“We believed in a good God, a bad devil, a hot hell and, more than anything else, we believed that same God did not intend man should ever fly.” That was Bill Tate, postmaster at Kitty Hawk, North Carolina, reflecting back on when the Wright brothers were first going about their business at the turn of the 20th century.
David McCullough’s latest book, “The Wright Brothers” (Simon and Schuster, $30) is a great read with two reminders. First, you never quite know where science can lead us fast. And second, postmasters generally do not make good theologians.
It is startling to realize how close the Wright brothers’ tremendous accomplishment in the first successful controlled airplane flight is to our own times. Both Wilbur and Orville were contemporaries of lives we know.
The historic flight was 112 years ago, Dec. 17, 1903. My granddad was 12 years old. Wilbur Wright died of typhoid, a young man of 45, on May 30, 1912, a few weeks after the first issue of Our Sunday Visitor rolled off the press. His brother, Orville, died on Jan. 30, 1948, at the age of 77. Pope Francis was 12 years old.
In a popular culture, where we look to history only to know where Alex Rodriguez stands in baseball stats or box-office comparisons for the latest “Jurassic Park” installment, the Wright brothers’ flight seems to have taken place contemporaneously with the Children’s Crusade. But the truth is, it is merely an historic blink of the eye from then to now.
One curious complaint about Pope Francis’ encyclical, Laudato Si’ (“Praise Be to You”), is that it crosses back and forth from lyrical, mystical theology to hard science, as if the two should be ever divorced. Actually, I think we get in trouble when we split them up.
On the one hand, you end up like Postmaster Tate, believing that you turn a blind eye to science that appears to contradict prejudices confused with faith; or you end up with the scourge of “scientism,” a 19th-century philosophic relic that raises science to the level of the only infallible truth — a good excuse for inflicting all kinds of horrors on humanity.
The central Catholic understanding: Scientific fact cannot contradict true faith; and true faith will not contradict scientific fact. God is the God of all creation. Which is the Holy Father’s point.
One would have to be of “dull comprehension,” the Chicago Tribune editorialized in 1903, not to realize things were better than they had ever been and would be “better still when new science and new methods, and new education have done their perfect work.”

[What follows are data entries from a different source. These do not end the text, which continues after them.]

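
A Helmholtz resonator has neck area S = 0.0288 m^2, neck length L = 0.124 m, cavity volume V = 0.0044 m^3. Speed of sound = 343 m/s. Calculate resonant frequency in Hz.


Given values:
  S = 0.0288 m^2, L = 0.124 m, V = 0.0044 m^3, c = 343 m/s
Formula: f = (c / (2*pi)) * sqrt(S / (V * L))
Compute V * L = 0.0044 * 0.124 = 0.0005456
Compute S / (V * L) = 0.0288 / 0.0005456 = 52.7859
Compute sqrt(52.7859) = 7.265391
Compute c / (2*pi) = 343 / 6.283185 = 54.590148
f = 54.590148 * 7.265391 = 396.62

396.62 Hz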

That’s scientism. Just 11 years later, in this new and perfect universe, World War I began, killing roughly 17 million. And 36 years after that editorial, World War II began, with anywhere from 50 to 80 million deaths — the slaughter so horrific and universal that no one really knows for sure.
Orville was asked about the machine he invented with his brother and the horrific ways it had been put to use in World War II. “We dared to hope we had invented something that would bring lasting peace to the earth,” Orville said, “but we were wrong.”
However, Orville went on to compare the invention of the airplane to the discovery of fire. The horror isn’t the thing itself, but in humanity’s abuse of it.
Which is why science so badly needs theology. Science barren of faith takes us down a path we never want to travel. Again.
When nothing seemed to be going well, Wilbur Wright was reminded of the coach who told his players, “Cheer up, boys, there is no hope.” Faith gives science hope. It’s what the Holy Father has in mind.
Robert P. Lockwood writes from Indiana.